NEW YORK — From coast to coast, American flags as large as football fields were unfurled inside stadiums and fans of all ages sang the national anthem with gusto Sunday in a red-white-and-blue observance marking the 10th anniversary of the Sept. 11 terrorist attacks and start of the country’s most popular sport: the NFL.
Robin Berretta, wearing a blue Giants No. 27 Brandon Jacobs jersey, traveled from New York to Landover, Md., for the game at the Washington Redskins. Some of her friends suggested she shouldn’t attend.
“Everyone’s very paranoid,” Berretta said. “And they’re not even from New York.”
She was unfazed, saying, “I even took the Metro.”
In presentations relayed to video screens around the league, “Taps” was played from Shanksville, Pa., where one of the hijacked jets crashed a decade earlier, and Arlington National Cemetery. A recorded message from actor Robert DeNiro was broadcast on videoboards reminding fans that “we honor those brave men and women by continuing to show our unity and strength as a country.”

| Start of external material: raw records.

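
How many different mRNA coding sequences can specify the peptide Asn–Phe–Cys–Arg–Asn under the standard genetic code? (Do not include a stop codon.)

96

Asn: 2 codons.
Phe: 2 codons.
Cys: 2 codons.
Arg: 6 codons.
Asn: 2 codons.
2 × 2 × 2 × 6 × 2 = 96.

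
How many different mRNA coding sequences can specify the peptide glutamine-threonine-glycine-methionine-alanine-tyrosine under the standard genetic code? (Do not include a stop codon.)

256

Gln: 2 codons.
Thr: 4 codons.
Gly: 4 codons.
Met: 1 codon.
Ala: 4 codons.
Tyr: 2 codons.
2 × 4 × 4 × 1 × 4 × 2 = 256.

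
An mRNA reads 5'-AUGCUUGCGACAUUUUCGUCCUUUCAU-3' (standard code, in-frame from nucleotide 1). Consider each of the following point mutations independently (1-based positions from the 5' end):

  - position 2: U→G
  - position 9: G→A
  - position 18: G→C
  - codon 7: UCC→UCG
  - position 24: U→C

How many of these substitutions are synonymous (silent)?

4

Codon 1: AUG (Met) → AGG (Arg) — missense.
Codon 3: GCG (Ala) → GCA (Ala) — synonymous.
Codon 6: UCG (Ser) → UCC (Ser) — synonymous.
Codon 7: UCC (Ser) → UCG (Ser) — synonymous.
Codon 8: UUU (Phe) → UUC (Phe) — synonymous.
Synonymous: 4 of 5.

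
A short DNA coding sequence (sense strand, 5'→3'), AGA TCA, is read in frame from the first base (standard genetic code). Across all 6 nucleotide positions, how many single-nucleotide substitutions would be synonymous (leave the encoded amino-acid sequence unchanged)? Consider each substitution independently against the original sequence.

Codon 1 (AGA, Arg): 2 synonymous substitutions.
Codon 2 (TCA, Ser): 3 synonymous substitutions.
Total: 2 + 3 = 5.

5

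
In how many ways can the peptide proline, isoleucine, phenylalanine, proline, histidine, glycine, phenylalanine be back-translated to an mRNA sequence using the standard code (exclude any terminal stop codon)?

Pro: 4 codons.
Ile: 3 codons.
Phe: 2 codons.
Pro: 4 codons.
His: 2 codons.
Gly: 4 codons.
Phe: 2 codons.
4 × 3 × 2 × 4 × 2 × 4 × 2 = 1536.

1536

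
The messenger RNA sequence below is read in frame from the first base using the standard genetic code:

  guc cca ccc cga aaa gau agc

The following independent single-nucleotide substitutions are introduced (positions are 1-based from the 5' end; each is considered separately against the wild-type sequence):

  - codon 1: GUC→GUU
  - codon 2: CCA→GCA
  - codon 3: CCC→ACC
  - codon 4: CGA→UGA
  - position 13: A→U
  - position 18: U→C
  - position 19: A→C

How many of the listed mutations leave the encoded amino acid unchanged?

2

Codon 1: GUC (Val) → GUU (Val) — synonymous.
Codon 2: CCA (Pro) → GCA (Ala) — missense.
Codon 3: CCC (Pro) → ACC (Thr) — missense.
Codon 4: CGA (Arg) → UGA (Stop) — nonsense.
Codon 5: AAA (Lys) → UAA (Stop) — nonsense.
Codon 6: GAU (Asp) → GAC (Asp) — synonymous.
Codon 7: AGC (Ser) → CGC (Arg) — missense.
Synonymous: 2 of 7.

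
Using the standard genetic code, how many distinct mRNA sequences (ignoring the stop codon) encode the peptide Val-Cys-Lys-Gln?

Val: 4 codons.
Cys: 2 codons.
Lys: 2 codons.
Gln: 2 codons.
4 × 2 × 2 × 2 = 32.

32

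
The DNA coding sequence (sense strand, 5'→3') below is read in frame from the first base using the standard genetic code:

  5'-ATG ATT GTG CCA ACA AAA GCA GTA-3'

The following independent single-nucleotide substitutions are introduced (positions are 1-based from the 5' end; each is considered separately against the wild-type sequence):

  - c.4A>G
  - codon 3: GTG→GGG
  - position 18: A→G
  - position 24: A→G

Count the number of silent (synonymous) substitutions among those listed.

Codon 2: ATT (Ile) → GTT (Val) — missense.
Codon 3: GTG (Val) → GGG (Gly) — missense.
Codon 6: AAA (Lys) → AAG (Lys) — synonymous.
Codon 8: GTA (Val) → GTG (Val) — synonymous.
Synonymous: 2 of 4.

2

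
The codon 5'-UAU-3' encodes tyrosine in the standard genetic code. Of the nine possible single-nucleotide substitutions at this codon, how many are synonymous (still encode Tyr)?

Position 1: none → 0 synonymous.
Position 2: none → 0 synonymous.
Position 3: UAC → 1 synonymous.
Total: 0 + 0 + 1 = 1.

1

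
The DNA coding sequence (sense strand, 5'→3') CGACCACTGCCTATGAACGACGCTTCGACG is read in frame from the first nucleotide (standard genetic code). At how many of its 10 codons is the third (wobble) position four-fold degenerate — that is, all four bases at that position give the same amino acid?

Codon 1 CGA (Arg): third position 4-fold.
Codon 2 CCA (Pro): third position 4-fold.
Codon 3 CTG (Leu): third position 4-fold.
Codon 4 CCT (Pro): third position 4-fold.
Codon 5 ATG (Met): third position 1-fold.
Codon 6 AAC (Asn): third position 2-fold.
Codon 7 GAC (Asp): third position 2-fold.
Codon 8 GCT (Ala): third position 4-fold.
Codon 9 TCG (Ser): third position 4-fold.
Codon 10 ACG (Thr): third position 4-fold.
Four-fold degenerate third positions: 7.

7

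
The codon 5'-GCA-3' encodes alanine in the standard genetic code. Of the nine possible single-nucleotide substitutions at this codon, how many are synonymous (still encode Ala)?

Position 1: none → 0 synonymous.
Position 2: none → 0 synonymous.
Position 3: GCT, GCC, GCG → 3 synonymous.
Total: 0 + 0 + 3 = 3.

3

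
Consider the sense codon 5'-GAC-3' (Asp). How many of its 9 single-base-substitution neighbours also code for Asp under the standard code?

Position 1: none → 0 synonymous.
Position 2: none → 0 synonymous.
Position 3: GAU → 1 synonymous.
Total: 0 + 0 + 1 = 1.

1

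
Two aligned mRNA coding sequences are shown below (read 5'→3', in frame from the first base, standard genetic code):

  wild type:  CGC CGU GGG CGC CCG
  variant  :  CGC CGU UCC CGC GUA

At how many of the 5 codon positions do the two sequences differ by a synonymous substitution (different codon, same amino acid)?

0

Codon 1: CGC Arg / CGC Arg — identical.
Codon 2: CGU Arg / CGU Arg — identical.
Codon 3: GGG Gly / UCC Ser — nonsynonymous.
Codon 4: CGC Arg / CGC Arg — identical.
Codon 5: CCG Pro / GUA Val — nonsynonymous.
Synonymous differences: 0.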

“This is a chance for everyone to come together and feel great about our country,” NFL Commissioner Roger Goodell said during the Fox telecast of the Giants-Redskins game.
Former President George W. Bush praised the rescue workers of that day in a televised pregame show segment before the openers.
Before the start of the U.S. Open’s women’s final at Arthur Ashe Stadium, a “9/11/01” logo was painted next to the blue court. Serena Williams, who was scheduled to play Australia’s Sam Stosur, tweeted: “My Thoughts and prayers to all who lost loved ones on 9-11. I know the entire country is with you today. I’m playing for you today.”
Pregame ceremonies were followed by moments of silence at Major League Baseball parks.
At the Nationals game in Washington, two red, white and blue logos were painted on the field in foul territory along the base lines, with the date “September 11, 2001” and the words: “We shall not forget.”
“Frankly, I was a little bit skittish with regard to coming out to a ballpark and large gathering of people with feelings of how scared we were 10 years ago,” said Joe Bailey, a 40-year-old fan from Bethesda. “I think as part of our resolve, it’s to go ahead and continue on in the American way.”